Population growth rate, 1950–2050 in % over 5-year intervals

World More developed regions Less developed regions
1950–1955 1.78 1.20 2.05
1955–1960 1.80 1.17 2.08
1965–1970 2.05 0.84 2.52
1970–1975 1.95 0.78 2.37
1980–1985 1.78 0.58 2.15
1990–1995 1.52 0.42 1.81
2000–2005 1.25 0.33 1.47
2010–2015 1.18 0.29 1.37
2015–2020 1.09 0.26 1.25
2050–2055 0.48 -0.02 0.56
Source: United Nations. Department of Economic and Social Affairs, Population Division (2017).
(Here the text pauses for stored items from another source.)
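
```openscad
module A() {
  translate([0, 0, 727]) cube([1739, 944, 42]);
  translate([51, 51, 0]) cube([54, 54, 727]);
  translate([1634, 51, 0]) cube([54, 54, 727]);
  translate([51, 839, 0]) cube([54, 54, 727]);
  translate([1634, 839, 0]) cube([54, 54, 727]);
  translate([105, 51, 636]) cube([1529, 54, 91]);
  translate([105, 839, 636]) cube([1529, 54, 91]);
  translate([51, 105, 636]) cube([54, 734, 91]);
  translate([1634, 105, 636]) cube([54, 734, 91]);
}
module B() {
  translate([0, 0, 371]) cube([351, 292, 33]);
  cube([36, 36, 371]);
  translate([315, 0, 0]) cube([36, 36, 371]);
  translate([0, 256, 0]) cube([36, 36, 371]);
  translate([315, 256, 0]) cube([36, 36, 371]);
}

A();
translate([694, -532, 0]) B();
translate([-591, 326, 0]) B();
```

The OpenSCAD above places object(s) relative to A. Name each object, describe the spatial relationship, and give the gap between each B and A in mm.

Each stool's nearest face is 240 mm from the table's bounding box.

A is a table. B is a stool. Two stools sit around the table at the −y, −x sides. The gap between each stool and the table is 240 mm.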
World Population Prospects: 2017 Revision, custom data acquired via website

Yet, the population problem is not behind us: According to the latest data revision by the UN Population Division, the global population is still expected to grow substantially: from 7.5 billion in 2017 (6.25 in the developing world and 1.25 in the developed world) to 8.1 billion in 2030 (6.9 in the developing world, 1.2 in the developed world) and then 9.5 billion in 2050 (8.25 in the developing world, 1.25 in the developed world). Hence, the absolute increase of human population in the next decades, and the related pressure on the biosphere, is an inescapable reality driven by the increase of about two billion people in the developing world, especially the fifty countries where demography remains extremely dynamic.